Mick Jagger’s ghostwriter Barry Coleman quit after an “awful experience” trying to write his memoirs 30 years ago.
Coleman took over when the original writer quit and now reveals he spent two terrible weeks trying to work with the reluctant Rolling Stones star, who abandoned the project and repaid his $1 million-plus advance from publishing firm Weidenfeld & Nicolson.
Jagger has since explained he found the process of digging into his past “dull and upsetting”.
Speaking to The Guardian, Coleman admits Jagger was not a willing collaborator, recalling, “We had one conversation, then he stopped returning my calls.
“Then the publishers told me that they now had a deal for the U.S. market, but they needed the finished book within two weeks or the deal was off.”
The writer explains that at that time two chapters were “more or less presentable”, but the rest was “a pile of interview transcripts, and nothing related to recent years”.
“Stitching everything together was an awful experience. All the big stuff was in there, there just wasn’t anything interesting said about it. There was always this sense in the transcripts that Mick was holding back, or trying not to hurt anybody’s feelings.”
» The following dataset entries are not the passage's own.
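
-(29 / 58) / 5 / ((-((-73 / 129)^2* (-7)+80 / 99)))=-20339/291570 = -0.07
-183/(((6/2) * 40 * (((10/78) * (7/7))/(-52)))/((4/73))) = 61854/1825 = 33.89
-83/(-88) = 83/88 = 0.94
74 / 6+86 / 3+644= 685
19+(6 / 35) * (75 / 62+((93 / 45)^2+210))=4552082/81375 = 55.94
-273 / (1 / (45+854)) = -245427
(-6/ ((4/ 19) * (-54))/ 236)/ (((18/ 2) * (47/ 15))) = 95/1197936 = 0.00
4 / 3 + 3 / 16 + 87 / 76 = 2431/912 = 2.67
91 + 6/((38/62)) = 1915/19 = 100.79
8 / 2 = 4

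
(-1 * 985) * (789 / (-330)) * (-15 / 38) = -777165/836 = -929.62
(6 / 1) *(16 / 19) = 96/19 = 5.05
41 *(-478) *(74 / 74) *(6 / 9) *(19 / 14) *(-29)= 10798498/21 = 514214.19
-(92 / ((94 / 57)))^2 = -6874884/2209 = -3112.22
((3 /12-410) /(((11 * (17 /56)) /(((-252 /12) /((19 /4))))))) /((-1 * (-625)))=175224/201875 = 0.87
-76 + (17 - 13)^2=-60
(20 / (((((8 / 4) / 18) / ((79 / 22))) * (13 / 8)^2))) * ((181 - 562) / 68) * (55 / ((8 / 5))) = -135445500/2873 = -47144.27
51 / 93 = 17/31 = 0.55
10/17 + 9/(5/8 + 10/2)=186/85 = 2.19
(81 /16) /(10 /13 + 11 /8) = 1053/446 = 2.36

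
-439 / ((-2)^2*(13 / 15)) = -6585/52 = -126.63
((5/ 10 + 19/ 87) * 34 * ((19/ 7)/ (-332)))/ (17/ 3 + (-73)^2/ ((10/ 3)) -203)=-11875/83335154 = 0.00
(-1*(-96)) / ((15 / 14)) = 448/5 = 89.60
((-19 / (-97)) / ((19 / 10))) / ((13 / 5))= 50/1261 = 0.04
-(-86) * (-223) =-19178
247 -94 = 153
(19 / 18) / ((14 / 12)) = 19/21 = 0.90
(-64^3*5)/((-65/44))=11534336/13 = 887256.62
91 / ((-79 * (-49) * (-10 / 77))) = -143/790 = -0.18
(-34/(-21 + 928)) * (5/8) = -85/3628 = -0.02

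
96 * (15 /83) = 1440/83 = 17.35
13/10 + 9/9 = 2.30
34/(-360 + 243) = -34/117 = -0.29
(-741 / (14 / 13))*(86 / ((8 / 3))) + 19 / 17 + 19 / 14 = -21122813/952 = -22187.83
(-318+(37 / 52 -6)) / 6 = -16811/312 = -53.88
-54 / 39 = -18/13 = -1.38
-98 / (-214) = 49/107 = 0.46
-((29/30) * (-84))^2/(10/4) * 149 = -49121128/125 = -392969.02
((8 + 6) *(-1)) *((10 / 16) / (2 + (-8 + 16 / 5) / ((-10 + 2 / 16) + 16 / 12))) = -35875/10504 = -3.42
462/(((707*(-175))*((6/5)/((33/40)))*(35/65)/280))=-1.33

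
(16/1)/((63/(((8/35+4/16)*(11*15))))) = 2948/147 = 20.05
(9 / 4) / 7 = 9/28 = 0.32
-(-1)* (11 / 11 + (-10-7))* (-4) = 64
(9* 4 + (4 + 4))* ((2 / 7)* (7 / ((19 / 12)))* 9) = 9504/19 = 500.21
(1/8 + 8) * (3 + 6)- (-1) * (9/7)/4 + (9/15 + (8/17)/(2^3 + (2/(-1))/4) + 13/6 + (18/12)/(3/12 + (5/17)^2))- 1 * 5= 140231037/1851640 = 75.73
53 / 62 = 0.85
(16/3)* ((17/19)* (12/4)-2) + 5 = 8.65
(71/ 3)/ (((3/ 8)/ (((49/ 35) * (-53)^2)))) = 11168584/45 = 248190.76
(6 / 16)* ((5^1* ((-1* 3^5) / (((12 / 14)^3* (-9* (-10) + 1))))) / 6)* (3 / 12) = -2205/6656 = -0.33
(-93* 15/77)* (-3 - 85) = 11160/7 = 1594.29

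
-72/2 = -36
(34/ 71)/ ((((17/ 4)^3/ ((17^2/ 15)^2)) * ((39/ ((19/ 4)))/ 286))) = 3865664/47925 = 80.66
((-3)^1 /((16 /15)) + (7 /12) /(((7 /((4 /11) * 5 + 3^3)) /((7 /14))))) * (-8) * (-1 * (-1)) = 851/66 = 12.89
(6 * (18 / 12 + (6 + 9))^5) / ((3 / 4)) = 39135393/4 = 9783848.25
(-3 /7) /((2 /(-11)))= 33/14 = 2.36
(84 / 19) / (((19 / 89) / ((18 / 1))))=134568/361 = 372.76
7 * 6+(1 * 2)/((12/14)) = 133/3 = 44.33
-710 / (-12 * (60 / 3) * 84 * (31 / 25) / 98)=12425/4464 = 2.78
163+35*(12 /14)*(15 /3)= 313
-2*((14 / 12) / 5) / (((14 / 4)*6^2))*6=-1/45 = -0.02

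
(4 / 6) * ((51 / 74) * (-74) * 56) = -1904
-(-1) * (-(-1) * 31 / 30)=31/30 = 1.03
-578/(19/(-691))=399398/19 = 21020.95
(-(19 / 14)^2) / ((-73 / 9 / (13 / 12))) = 14079/57232 = 0.25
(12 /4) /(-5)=-3/5 = -0.60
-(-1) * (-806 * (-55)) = 44330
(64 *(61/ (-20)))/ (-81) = 976/405 = 2.41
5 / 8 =0.62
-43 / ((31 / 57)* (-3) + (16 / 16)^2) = 817/12 = 68.08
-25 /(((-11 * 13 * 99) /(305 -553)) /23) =-142600/14157 = -10.07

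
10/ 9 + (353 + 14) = 3313/9 = 368.11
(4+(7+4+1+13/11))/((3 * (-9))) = -7/11 = -0.64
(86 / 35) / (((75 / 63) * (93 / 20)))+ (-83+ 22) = -46931/775 = -60.56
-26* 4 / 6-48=-196/3 = -65.33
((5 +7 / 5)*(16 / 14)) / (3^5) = 256/8505 = 0.03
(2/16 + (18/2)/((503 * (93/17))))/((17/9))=144009/2120648 = 0.07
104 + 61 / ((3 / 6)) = 226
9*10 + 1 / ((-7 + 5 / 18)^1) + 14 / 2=11719/121 = 96.85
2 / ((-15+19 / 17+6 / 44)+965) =748/355769 = 0.00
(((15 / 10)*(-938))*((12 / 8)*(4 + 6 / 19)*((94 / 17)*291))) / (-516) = 788985099/27778 = 28403.24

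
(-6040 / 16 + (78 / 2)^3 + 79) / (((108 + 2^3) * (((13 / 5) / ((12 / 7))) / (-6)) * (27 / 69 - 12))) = 5817735/33553 = 173.39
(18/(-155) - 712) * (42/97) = -4635876/15035 = -308.34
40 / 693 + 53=53.06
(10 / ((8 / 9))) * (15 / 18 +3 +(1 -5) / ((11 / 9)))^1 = 555/88 = 6.31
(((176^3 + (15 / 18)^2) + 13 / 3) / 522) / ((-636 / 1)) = -196264117/11951712 = -16.42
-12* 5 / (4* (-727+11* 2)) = 1/47 = 0.02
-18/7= -2.57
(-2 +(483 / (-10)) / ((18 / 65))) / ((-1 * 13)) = 2117/156 = 13.57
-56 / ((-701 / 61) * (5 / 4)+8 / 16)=13664/3383 = 4.04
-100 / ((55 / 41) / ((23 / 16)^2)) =-108445/704 = -154.04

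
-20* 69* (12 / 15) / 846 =-184/141 = -1.30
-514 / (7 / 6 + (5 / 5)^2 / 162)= -41634/95 = -438.25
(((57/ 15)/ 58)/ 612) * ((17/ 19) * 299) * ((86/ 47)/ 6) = 12857/1472040 = 0.01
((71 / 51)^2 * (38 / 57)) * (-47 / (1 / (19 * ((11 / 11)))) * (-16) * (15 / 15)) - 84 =143396164/7803 = 18377.06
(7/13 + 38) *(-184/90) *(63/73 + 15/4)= -1724609/4745 = -363.46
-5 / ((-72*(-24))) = -5/1728 = 0.00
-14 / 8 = -1.75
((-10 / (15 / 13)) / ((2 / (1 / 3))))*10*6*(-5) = 1300/3 = 433.33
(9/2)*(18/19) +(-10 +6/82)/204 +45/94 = 4.69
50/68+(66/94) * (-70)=-77365/1598 = -48.41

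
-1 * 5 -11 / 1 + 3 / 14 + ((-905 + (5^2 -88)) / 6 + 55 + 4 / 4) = -121.12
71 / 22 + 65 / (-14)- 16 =-17.42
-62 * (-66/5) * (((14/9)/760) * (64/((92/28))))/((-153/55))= -11.73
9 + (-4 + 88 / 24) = 26/3 = 8.67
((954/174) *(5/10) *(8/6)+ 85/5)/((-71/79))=-22.98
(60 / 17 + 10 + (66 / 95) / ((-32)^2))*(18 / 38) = 100689849/15710720 = 6.41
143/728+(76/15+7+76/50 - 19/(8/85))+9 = -376093/2100 = -179.09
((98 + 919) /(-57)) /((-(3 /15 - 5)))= -565/152 = -3.72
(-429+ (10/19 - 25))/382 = -4308/3629 = -1.19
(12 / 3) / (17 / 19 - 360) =-76/6823 = -0.01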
When Coleman announced he was quitting, Jagger said he understood.
“We’d talked a lot about whether he still wanted to go ahead or whether we could do it again but differently,” he recalled. “He just didn’t want to do it. I think he respected his audience by not giving them something ordinary about an extraordinary life…
“In a way, it tells you more about Mick than anything that could have come out in a mediocre book. It needed Mick to be able to talk to someone like he might a therapist, approach his life from a tangent. Instead, we ended up with something that was too pedestrian for Mick Jagger.”